Carl Hester, who owns Valegro and Uthopia and was on the riding team that won gold on Tuesday, admitted the horses would have been sold no matter what the result in London. But victory has naturally pushed up the asking price and Hester has taken the opportunity to cash in.

"It was always the plan to ride them until the Olympics and then they would be sold," Hester told reporters. "They are both very talented young horses, and of course there are plenty of people who would like to take them on.

"I always thought Uthopia would release me from a lifetime of slavery to work. I thought he would be the one to pay off my mortgage and finally free me from these shackles."

[ Photos: All the pretty horses ]

Hester decided to sell after his Irish business partner Sasha Stewart's group of stables was affected by the global economic downturn.
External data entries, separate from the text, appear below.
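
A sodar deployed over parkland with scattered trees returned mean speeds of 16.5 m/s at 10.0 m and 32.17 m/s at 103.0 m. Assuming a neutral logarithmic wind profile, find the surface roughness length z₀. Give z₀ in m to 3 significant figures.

z₀ ≈ 0.858 m

Log law: V(z) ∝ ln(z/z₀). With r = V₁/V₂ = 16.5/32.17 = 0.51290,
r · ln(z₂/z₀) = ln(z₁/z₀) ⇒ ln z₀ = (ln z₁ − r·ln z₂)/(1 − r)
ln z₀ = (2.30259 − 0.51290×4.63473) / 0.48710 = -0.1531
z₀ = exp(-0.1531) = 0.8581 m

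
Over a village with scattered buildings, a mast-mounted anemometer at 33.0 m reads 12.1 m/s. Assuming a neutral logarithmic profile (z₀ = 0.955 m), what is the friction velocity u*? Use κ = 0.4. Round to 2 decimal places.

Log law: V(z) = (u*/κ) · ln(z/z₀) ⇒ u* = κ · V / ln(z/z₀)
u* = 0.4 × 12.1 / ln(33.0/0.955) = 0.4 × 12.1 / 3.5426
   = 4.8400 / 3.5426 = 1.3662 m/s

u* ≈ 1.37 m/s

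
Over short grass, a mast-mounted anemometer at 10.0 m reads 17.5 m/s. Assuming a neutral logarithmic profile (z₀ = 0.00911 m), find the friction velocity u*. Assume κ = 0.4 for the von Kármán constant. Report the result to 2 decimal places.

u* ≈ 1.00 m/s

Log law: V(z) = (u*/κ) · ln(z/z₀) ⇒ u* = κ · V / ln(z/z₀)
u* = 0.4 × 17.5 / ln(10.0/0.00911) = 0.4 × 17.5 / 7.0010
   = 7.0000 / 7.0010 = 0.9999 m/s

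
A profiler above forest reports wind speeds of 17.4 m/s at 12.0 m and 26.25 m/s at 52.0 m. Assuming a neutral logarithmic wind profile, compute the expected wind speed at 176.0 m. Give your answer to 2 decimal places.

Log law: V ∝ ln(z/z₀). From the pair, with r = V₁/V₂ = 0.66286,
ln z₀ = (ln z₁ − r·ln z₂)/(1 − r) = (2.4849 − 0.66286×3.9512)/0.33714 = -0.3981 → z₀ = 0.6716 m
V₃ = V₁ · ln(z₃/z₀)/ln(z₁/z₀) = 17.4 × 5.5685/2.8830 = 33.6087 m/s

33.61 m/s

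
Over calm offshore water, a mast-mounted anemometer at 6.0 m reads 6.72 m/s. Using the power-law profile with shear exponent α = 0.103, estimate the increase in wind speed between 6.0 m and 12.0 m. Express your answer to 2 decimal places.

Power law: V₂ = V₁ · (z₂/z₁)^α = 6.72 × (2.0000)^0.103 = 7.2173 m/s
ΔV = 7.2173 − 6.72 = 0.4973 m/s

0.50 m/s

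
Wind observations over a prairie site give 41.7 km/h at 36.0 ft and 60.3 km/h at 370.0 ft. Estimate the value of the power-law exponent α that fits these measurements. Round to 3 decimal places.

Power law: V₂/V₁ = (z₂/z₁)^α ⇒ α = ln(V₂/V₁) / ln(z₂/z₁)
α = ln(60.3/41.7) / ln(370.0/36.0) = ln(1.4460) / ln(10.2778)
  = 0.36883 / 2.32998 = 0.15830

α ≈ 0.158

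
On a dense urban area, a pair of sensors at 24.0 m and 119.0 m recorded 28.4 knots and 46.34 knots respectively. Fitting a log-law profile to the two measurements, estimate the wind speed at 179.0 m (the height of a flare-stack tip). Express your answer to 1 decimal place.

Log law: V ∝ ln(z/z₀). From the pair, with r = V₁/V₂ = 0.61286,
ln z₀ = (ln z₁ − r·ln z₂)/(1 − r) = (3.1781 − 0.61286×4.7791)/0.38714 = 0.6435 → z₀ = 1.903 m
V₃ = V₁ · ln(z₃/z₀)/ln(z₁/z₀) = 28.4 × 4.5439/2.5346 = 50.9146 knots

50.9 knots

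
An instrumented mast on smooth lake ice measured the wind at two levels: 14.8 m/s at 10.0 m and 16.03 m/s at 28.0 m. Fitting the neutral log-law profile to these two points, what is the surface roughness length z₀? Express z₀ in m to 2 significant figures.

Log law: V(z) ∝ ln(z/z₀). With r = V₁/V₂ = 14.8/16.03 = 0.92327,
r · ln(z₂/z₀) = ln(z₁/z₀) ⇒ ln z₀ = (ln z₁ − r·ln z₂)/(1 − r)
ln z₀ = (2.30259 − 0.92327×3.33220) / 0.07673 = -10.0863
z₀ = exp(-10.0863) = 0.00004164 m

z₀ ≈ 0.000042 m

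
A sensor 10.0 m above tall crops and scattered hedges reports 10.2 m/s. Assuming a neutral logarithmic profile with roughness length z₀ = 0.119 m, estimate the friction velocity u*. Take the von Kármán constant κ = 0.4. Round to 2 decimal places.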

Uthopia, who is regarded as one of the finest dressage horses in the world, will command the highest price.

Laura Bechtolsheimer, the owner of Alf and another member of the team, is also accepting offers for her horse, but she will only sell if the price is right.

"Alf's future is up to Alf," she joked.

Great Britain's victory in the event at Greenwich Park was its first-ever medal in team dressage, which had been won by Germany at every Olympics since it was introduced in 1976.

Rafalca, a horse owned by Republican presidential candidate Mitt Romney's wife Ann, was part of the United States team that finished fourth.